Growing in Love of God and Neighbor

Arab American Heritage Month 2026

Dr. Mona Hanna

During this final Sunday of Arab American Heritage Month, the members of the God’s Diversity Committee wish to celebrate Mona Hanna, whose relatively quiet and predictable life as a pediatrician, was transformed into that of a fierce, unrelenting, environmental activist in order to protect the children entrusted to her care.

Dr. Mona Hanna, a pediatrician, scientist and public health advocate, is best known for exposing the full deleterious health consequences of the 2015 Flint water crisis for all its residents, but especially for its children. Dr. Mona, as she is affectionately known to her young patients and their parents, was born in Sheffield, England, in 1976, to Iraqi scientists who were vocal critics of the Baath regime. Their activism made them targets of the authorities and they were forced to immigrate to a safer place to raise their children. They eventually settled in Michigan where Dr. Mona was educated from elementary through medical school and where she and her husband, Dr. Elliott Attisha, also a pediatrician, and their two daughters still reside.

Flint, Michigan, once a prosperous city with a thriving middle class, saw its wealth evaporate with the decline in the auto industry. Currently, 42% of its residents live below the poverty line. Many of these residents are Dr. Mona’s patients. In 2014, in order to save money, Flint’s leadership decided to switch its water supply from the Detroit River and Lake Huron, for which Flint paid Detroit a fee, to the highly polluted Flint River. To save additional funds, Flint further elected to alter the purifying process by eliminating chemicals that would prevent lead from leaching from the city’s old pipes into the water. Without these basic corrosion controls, the water could become contaminated.

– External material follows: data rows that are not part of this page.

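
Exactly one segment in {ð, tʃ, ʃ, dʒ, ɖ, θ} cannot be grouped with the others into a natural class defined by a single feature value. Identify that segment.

ɖ

/θ, ð, ʃ, tʃ, dʒ/ are all [+distributed], but /ɖ/ (voiced retroflex stop) is [−distributed]. No other single segment can be removed to leave a set sharing one feature value that the removed segment lacks, so /ɖ/ is the odd one out.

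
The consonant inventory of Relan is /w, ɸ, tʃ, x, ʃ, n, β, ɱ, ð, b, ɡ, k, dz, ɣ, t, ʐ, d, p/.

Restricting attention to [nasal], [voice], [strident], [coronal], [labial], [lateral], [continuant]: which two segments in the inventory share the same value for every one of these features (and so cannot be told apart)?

Both /w/ and /β/ are [-nasal], [+voice], [-strident], [-coronal], [+labial], [-lateral], [+continuant]. Since the list omits [sonorant], [round] and [dorsal] — which do distinguish the labial-velar glide from the voiced bilabial fricative — this pair collapses; all other pairs remain distinct.

w, β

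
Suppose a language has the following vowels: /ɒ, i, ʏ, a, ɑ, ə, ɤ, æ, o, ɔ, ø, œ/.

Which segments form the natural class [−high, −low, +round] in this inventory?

o, ɔ, ø, œ

Eliminate segments failing any feature: /ɒ, a, ɑ, æ/ are [+low]; /i, ʏ/ are [+high]; /ə, ɤ/ are [−round]. The remaining /o, ɔ, ø, œ/ satisfy [−high], [−low], [+round].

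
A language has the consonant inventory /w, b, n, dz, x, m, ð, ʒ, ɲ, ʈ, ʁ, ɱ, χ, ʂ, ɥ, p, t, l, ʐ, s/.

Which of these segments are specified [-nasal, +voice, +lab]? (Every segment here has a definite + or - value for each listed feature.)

Among the inventory, the [-nasal] segments are /w, b, dz, x, ð, ʒ, ʈ, ʁ, χ, ʂ, ɥ, p, t, l, ʐ, s/.
Within that set, [+voice] gives /w, b, dz, ð, ʒ, ʁ, ɥ, l, ʐ/.
Within that set, [+labial] leaves /w, b, ɥ/.

w, b, ɥ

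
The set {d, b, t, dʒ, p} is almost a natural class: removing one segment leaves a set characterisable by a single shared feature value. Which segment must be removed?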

Dr. Mona had been aware of some problems with bacteria in the water and rashes among residents and her patients. After she began reviewing her patients’ medical records, she noticed that the percentage of children with elevated lead levels had increased dramatically after the water switch.  She saw this as a potential serious health problem and called a press conference at which she presented her data.  But government officials dismissed her and discredited her research which, due to the urgency of the matter, had not yet been peer-reviewed. The urgency stemmed from Dr. Mona’s understanding that the consequences of lead exposure, while not immediately apparent, can affect long-term brain development in children. Research shows that it can lower IQ levels, and increase the need for special education services to counter attention deficit disorder and impulsivity. Long-term studies have also shown correlations between lead exposure, violence and even criminality. Dr. Mona argued that because lead exposure has lifelong cognitive and behavioral consequences that are not initially apparent, there was an ethical duty to be proactive and adopt multiple interventions to promote children’s brain development and to limit the impact of the crisis in Flint and in all U.S. cities where pipes are old and in need of replacement. Despite the initial criticism and lack of support, she persisted and eventually convinced her critics of the seriousness of the problem and the urgent need to act.

Since that time, Dr. Mona has received numerous grants to further study the impact of toxic substances in water, especially in poorer communities and has promoted the need to eliminate lead pipes and adopt safer alternatives. She has testified before congressional subcommittees on health and the environment and on her research findings. She was named to Time Magazine’s 100 Most Influential People in 2016. Her 2018 book, What the Eyes Don’t See about the Flint water crisis, was well received and named a New York Times 100 Notable Book of 2018 and the Best Science Book of 2018. In 2023, Dr. Mona was named the Associate Dean for Public Health in the College of Human Medicine at Michigan State University, her alma mater. Her most recent project is the creation of RxKids, which provides cash assistance to expectant mothers and infants in Flint to address poverty as a root cause of health disparities.  She was recognized for this innovative and most important work by being named a 2025 USA Today Woman of the Year.

When Dr. Mona was recognized by the American Library Association in 2023, during their initiative on building resilient communities, she shared her views:

“If history informs action and words shape thinking – preserving the truth of the lived experience is critical for our communities… When science and community come together and speak truth to power – we feel heard, seen, and thrive – and our eyes open to how society should be – a place where resilience is built into the fabric of our nation rather than demanded of our most vulnerable.”